Bloomberg reported on Friday that Chinese regulators had warned top global banks, during meetings in Shanghai and Beijing this year, against paying their top bankers in China lavishly.

“The reports are not factual,” the China Securities Regulatory Commission (CSRC) said in a statement, adding that no such meetings were held.

The regulator did not specify which reports its statement referred to.

Bloomberg reported that banks, such as Goldman Sachs Group Inc. Credit Suisse Group AG and UBS Group AG, were asked to reduce cash compensation and extend deferred bonuses to three years or more.


As part of President Xi Jinping’s “common prosperity” drive, Beijing is seeking to reduce wealth gaps while curbing disorderly expansion of capital.

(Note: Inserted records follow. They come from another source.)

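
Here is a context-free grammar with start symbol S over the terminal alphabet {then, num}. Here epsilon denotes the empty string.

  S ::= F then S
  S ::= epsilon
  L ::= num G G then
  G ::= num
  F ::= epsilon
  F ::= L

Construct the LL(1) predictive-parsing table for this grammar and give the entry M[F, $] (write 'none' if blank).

FIRST(L): from L::=num G G then we get {num}. So FIRST(L) = {num}.
FIRST(G): from G::=num we get {num}. So FIRST(G) = {num}.
FIRST(F): from F::=epsilon we get {epsilon}; from F::=L we get {num}. So FIRST(F) = {epsilon, num}.
FIRST(S): from S::=F then S we get {num, then}; from S::=epsilon we get {epsilon}. So FIRST(S) = {epsilon, num, then}.
FOLLOW(S) includes $ since S is the start symbol.
FOLLOW(F): in S::=F then S, F is followed by then S with FIRST {then}. Thus FOLLOW(F) = {then}.
For F ::= epsilon: FIRST(epsilon) = {epsilon}, so it goes in M[F, t] for t ∈ {}; since epsilon ∈ FIRST, also for every t ∈ FOLLOW(F) = {then}.
For F ::= L: FIRST(L) = {num}, so it goes in M[F, t] for t ∈ {num}.
None of these place a production in M[F, $].

none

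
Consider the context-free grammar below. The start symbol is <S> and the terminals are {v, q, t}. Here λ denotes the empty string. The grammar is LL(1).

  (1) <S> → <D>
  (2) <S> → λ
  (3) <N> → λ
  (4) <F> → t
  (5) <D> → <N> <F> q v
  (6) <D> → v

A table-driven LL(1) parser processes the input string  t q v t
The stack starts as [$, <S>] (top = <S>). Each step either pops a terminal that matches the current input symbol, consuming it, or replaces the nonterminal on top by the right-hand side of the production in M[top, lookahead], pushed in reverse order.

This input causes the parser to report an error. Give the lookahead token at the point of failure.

step 1: stack=$ <S>  input=t q v t $  — expand <S> → <D>
step 2: stack=$ <D>  input=t q v t $  — expand <D> → <N> <F> q v
step 3: stack=$ v q <F> <N>  input=t q v t $  — expand <N> → λ
step 4: stack=$ v q <F>  input=t q v t $  — expand <F> → t
step 5: stack=$ v q t  input=t q v t $  — match t
step 6: stack=$ v q  input=q v t $  — match q
step 7: stack=$ v  input=v t $  — match v
step 8: stack=$  input=t $  — error: stack empty but input remains

t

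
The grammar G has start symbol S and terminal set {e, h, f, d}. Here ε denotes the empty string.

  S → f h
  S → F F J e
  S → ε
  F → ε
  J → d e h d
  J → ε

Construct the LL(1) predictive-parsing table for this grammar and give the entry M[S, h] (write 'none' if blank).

none

FIRST(F) = {ε}
FIRST(J) = {ε, d}
FIRST(S) = {ε, d, e, f}  (via F F J e)
FOLLOW(S) includes $ since S is the start symbol.
FOLLOW(S): S appears on no right-hand side. Thus FOLLOW(S) = {$}.
For S → f h: FIRST(f h) = {f}, so it goes in M[S, t] for t ∈ {f}.
For S → F F J e: FIRST(F F J e) = {d, e}, so it goes in M[S, t] for t ∈ {d, e}.
For S → ε: FIRST(ε) = {ε}, so it goes in M[S, t] for t ∈ {}; since ε ∈ FIRST, also for every t ∈ FOLLOW(S) = {$}.
None of these place a production in M[S, h].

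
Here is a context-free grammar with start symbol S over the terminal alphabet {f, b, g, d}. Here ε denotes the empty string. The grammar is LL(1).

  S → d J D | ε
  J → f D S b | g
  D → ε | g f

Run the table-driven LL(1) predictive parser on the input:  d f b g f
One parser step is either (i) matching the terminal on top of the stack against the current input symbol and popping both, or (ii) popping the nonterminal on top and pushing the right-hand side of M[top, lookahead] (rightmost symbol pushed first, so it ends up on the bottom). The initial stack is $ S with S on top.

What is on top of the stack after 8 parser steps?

     Stack        Input        Action
  1  $ S          d f b g f $  expand S → d J D
  2  $ D J d      d f b g f $  match d
  3  $ D J        f b g f $    expand J → f D S b
  4  $ D b S D f  f b g f $    match f
  5  $ D b S D    b g f $      expand D → ε
  6  $ D b S      b g f $      expand S → ε
  7  $ D b        b g f $      match b
  8  $ D          g f $        expand D → g f
Stack after step 8: $ f g (top = g).

g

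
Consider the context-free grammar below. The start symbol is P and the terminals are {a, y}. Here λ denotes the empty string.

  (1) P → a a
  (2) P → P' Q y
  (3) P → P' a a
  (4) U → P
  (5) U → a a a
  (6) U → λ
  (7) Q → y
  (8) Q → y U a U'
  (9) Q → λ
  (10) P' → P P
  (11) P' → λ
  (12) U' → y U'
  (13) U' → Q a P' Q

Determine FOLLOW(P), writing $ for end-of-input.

{$, a, y}

FIRST(Q): from Q→y we get {y}; from Q→y U a U' we get {y}; from Q→λ we get {λ}. So FIRST(Q) = {λ, y}.
FIRST(U'): from U'→y U' we get {y}; from U'→Q a P' Q we get {a, y}. So FIRST(U') = {a, y}.
FIRST(P): from P→a a we get {a}; from P→P' Q y we get {a, y}; from P→P' a a we get {a, y}. So FIRST(P) = {a, y}.
FIRST(U): from U→P we get {a, y}; from U→a a a we get {a}; from U→λ we get {λ}. So FIRST(U) = {λ, a, y}.
FIRST(P'): from P'→P P we get {a, y}; from P'→λ we get {λ}. So FIRST(P') = {λ, a, y}.
FOLLOW(P) includes $ since P is the start symbol.
FOLLOW(U): in Q→y U a U', U is followed by a U' with FIRST {a}. Thus FOLLOW(U) = {a}.
FOLLOW(P): in U→P, the suffix after P is empty, so FOLLOW(P) ⊇ FOLLOW(U) = {a}; in P'→P P (occurrence 1), P is followed by P with FIRST {a, y}; in P'→P P (occurrence 2), the suffix after P is empty, so FOLLOW(P) ⊇ FOLLOW(P') = {a, y}. Thus FOLLOW(P) = {$, a, y}.
FOLLOW(Q): in P→P' Q y, Q is followed by y with FIRST {y}; in U'→Q a P' Q (occurrence 1), Q is followed by a P' Q with FIRST {a}; in U'→Q a P' Q (occurrence 2), the suffix after Q is empty, so FOLLOW(Q) ⊇ FOLLOW(U') = {a, y}. Thus FOLLOW(Q) = {a, y}.
FOLLOW(U'): in Q→y U a U', the suffix after U' is empty, so FOLLOW(U') ⊇ FOLLOW(Q) = {a, y}; in U'→y U', the suffix after U' is empty (adds nothing new). Thus FOLLOW(U') = {a, y}.
FOLLOW(P'): in P→P' Q y, P' is followed by Q y with FIRST {y}; in P→P' a a, P' is followed by a a with FIRST {a}; in U'→Q a P' Q, P' is followed by Q with FIRST {λ, y}; in U'→Q a P' Q, the suffix after P' is nullable, so FOLLOW(P') ⊇ FOLLOW(U') = {a, y}. Thus FOLLOW(P') = {a, y}.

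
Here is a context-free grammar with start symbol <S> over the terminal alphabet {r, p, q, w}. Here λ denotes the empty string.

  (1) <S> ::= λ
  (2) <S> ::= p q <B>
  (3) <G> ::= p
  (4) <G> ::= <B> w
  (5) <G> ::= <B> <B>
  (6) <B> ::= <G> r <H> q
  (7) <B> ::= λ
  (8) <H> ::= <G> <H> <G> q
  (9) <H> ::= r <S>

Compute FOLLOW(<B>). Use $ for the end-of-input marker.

FIRST(<S>) = {λ, p}
FIRST(<G>) = {λ, p, r, w}  (via <B> w, <B> <B>)
FIRST(<B>) = {λ, p, r, w}  (via <G> r <H> q)
FIRST(<H>) = {p, r, w}  (via <G> <H> <G> q)
FOLLOW(<S>) includes $ since <S> is the start symbol.
FOLLOW(<G>): in <B>::=<G> r <H> q, <G> is followed by r <H> q with FIRST {r}; in <H>::=<G> <H> <G> q (occurrence 1), <G> is followed by <H> <G> q with FIRST {p, r, w}; in <H>::=<G> <H> <G> q (occurrence 2), <G> is followed by q with FIRST {q}. Thus FOLLOW(<G>) = {p, q, r, w}.
FOLLOW(<H>): in <B>::=<G> r <H> q, <H> is followed by q with FIRST {q}; in <H>::=<G> <H> <G> q, <H> is followed by <G> q with FIRST {p, q, r, w}. Thus FOLLOW(<H>) = {p, q, r, w}.
FOLLOW(<S>): in <H>::=r <S>, the suffix after <S> is empty, so FOLLOW(<S>) ⊇ FOLLOW(<H>) = {p, q, r, w}. Thus FOLLOW(<S>) = {$, p, q, r, w}.
FOLLOW(<B>): in <S>::=p q <B>, the suffix after <B> is empty, so FOLLOW(<B>) ⊇ FOLLOW(<S>) = {$, p, q, r, w}; in <G>::=<B> w, <B> is followed by w with FIRST {w}; in <G>::=<B> <B> (occurrence 1), <B> is followed by <B> with FIRST {λ, p, r, w}; in <G>::=<B> <B> (occurrence 1), the suffix after <B> is nullable, so FOLLOW(<B>) ⊇ FOLLOW(<G>) = {p, q, r, w}; in <G>::=<B> <B> (occurrence 2), the suffix after <B> is empty, so FOLLOW(<B>) ⊇ FOLLOW(<G>) = {p, q, r, w}. Thus FOLLOW(<B>) = {$, p, q, r, w}.

{$, p, q, r, w}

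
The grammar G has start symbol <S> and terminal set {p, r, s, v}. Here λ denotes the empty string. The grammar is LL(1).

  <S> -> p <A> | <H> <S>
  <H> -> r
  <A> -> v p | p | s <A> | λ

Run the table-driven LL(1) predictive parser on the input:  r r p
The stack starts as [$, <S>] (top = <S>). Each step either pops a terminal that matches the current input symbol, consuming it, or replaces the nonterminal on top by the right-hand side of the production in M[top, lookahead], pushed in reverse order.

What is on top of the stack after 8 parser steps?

<A>

step 1: stack=$ <S>  input=r r p $  — expand <S> -> <H> <S>
step 2: stack=$ <S> <H>  input=r r p $  — expand <H> -> r
step 3: stack=$ <S> r  input=r r p $  — match r
step 4: stack=$ <S>  input=r p $  — expand <S> -> <H> <S>
step 5: stack=$ <S> <H>  input=r p $  — expand <H> -> r
step 6: stack=$ <S> r  input=r p $  — match r
step 7: stack=$ <S>  input=p $  — expand <S> -> p <A>
step 8: stack=$ <A> p  input=p $  — match p
Stack after step 8: $ <A> (top = <A>).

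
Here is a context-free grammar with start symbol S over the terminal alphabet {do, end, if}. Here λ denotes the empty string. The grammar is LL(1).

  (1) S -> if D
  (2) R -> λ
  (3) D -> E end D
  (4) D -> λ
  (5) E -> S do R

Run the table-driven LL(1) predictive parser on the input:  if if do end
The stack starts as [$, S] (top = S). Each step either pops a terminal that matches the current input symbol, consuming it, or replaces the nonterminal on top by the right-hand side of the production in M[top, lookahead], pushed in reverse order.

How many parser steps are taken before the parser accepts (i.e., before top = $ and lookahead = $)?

      Stack              Input           Action
   1  $ S                if if do end $  expand S -> if D
   2  $ D if             if if do end $  match if
   3  $ D                if do end $     expand D -> E end D
   4  $ D end E          if do end $     expand E -> S do R
   5  $ D end R do S     if do end $     expand S -> if D
   6  $ D end R do D if  if do end $     match if
   7  $ D end R do D     do end $        expand D -> λ
   8  $ D end R do       do end $        match do
   9  $ D end R          end $           expand R -> λ
  10  $ D end            end $           match end
  11  $ D                $               expand D -> λ
Accept reached after 11 steps.

11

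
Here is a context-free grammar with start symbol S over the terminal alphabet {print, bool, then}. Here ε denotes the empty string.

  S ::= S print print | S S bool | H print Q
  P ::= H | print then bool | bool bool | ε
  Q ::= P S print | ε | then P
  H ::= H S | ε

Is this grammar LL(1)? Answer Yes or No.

FIRST(S) = {print}
FIRST(P) = {ε, bool, print}
FIRST(Q) = {ε, bool, print, then}
FIRST(H) = {ε, print}
FOLLOW(S) = {$, bool, print}
FOLLOW(P) = {$, bool, print}
FOLLOW(Q) = {$, bool, print}
FOLLOW(H) = {$, bool, print}
Cell M[H, print] receives both H ::= H S and H ::= ε — the grammar is not LL(1).

No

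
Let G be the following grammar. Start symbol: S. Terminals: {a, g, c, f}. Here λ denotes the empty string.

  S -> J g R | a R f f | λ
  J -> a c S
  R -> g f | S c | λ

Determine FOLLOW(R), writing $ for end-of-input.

{$, c, f, g}

FIRST(J) = {a}
FIRST(S) = {λ, a}  (via J g R)
FIRST(R) = {λ, a, c, g}  (via S c)
FOLLOW(S) includes $ since S is the start symbol.
FOLLOW(J): in S->J g R, J is followed by g R with FIRST {g}. Thus FOLLOW(J) = {g}.
FOLLOW(S): in J->a c S, the suffix after S is empty, so FOLLOW(S) ⊇ FOLLOW(J) = {g}; in R->S c, S is followed by c with FIRST {c}. Thus FOLLOW(S) = {$, c, g}.
FOLLOW(R): in S->J g R, the suffix after R is empty, so FOLLOW(R) ⊇ FOLLOW(S) = {$, c, g}; in S->a R f f, R is followed by f f with FIRST {f}. Thus FOLLOW(R) = {$, c, f, g}.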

China’s securities and fund associations are urging the country’s brokerages and fund houses to set up a sound remuneration system, warning that excessive, or short-term incentives could trigger compliance risks. read more

The CSRC said on Tuesday that the salary guidelines are designed to “prevent institutions from over-incentivising in the short term” and it has not introduced caps or specific measures on how staff are compensated.

“The CSRC fully respects the discretionary business decision-making of financial institutions,” the regulator said.

Opening sector

Wall Street banks have been aggressively hiring in China, which has allowed majority and fully foreign-owned investment banks and fund management companies to operate onshore as part of its broader opening of a financial services sector worth trillions of dollars.

Eleven foreign firms have managed to take majority or full control of their China units, the CSRC said.

Goldman Sachs and J.P. Morgan are among Western banks moving toward full ownership of their China securities businesses.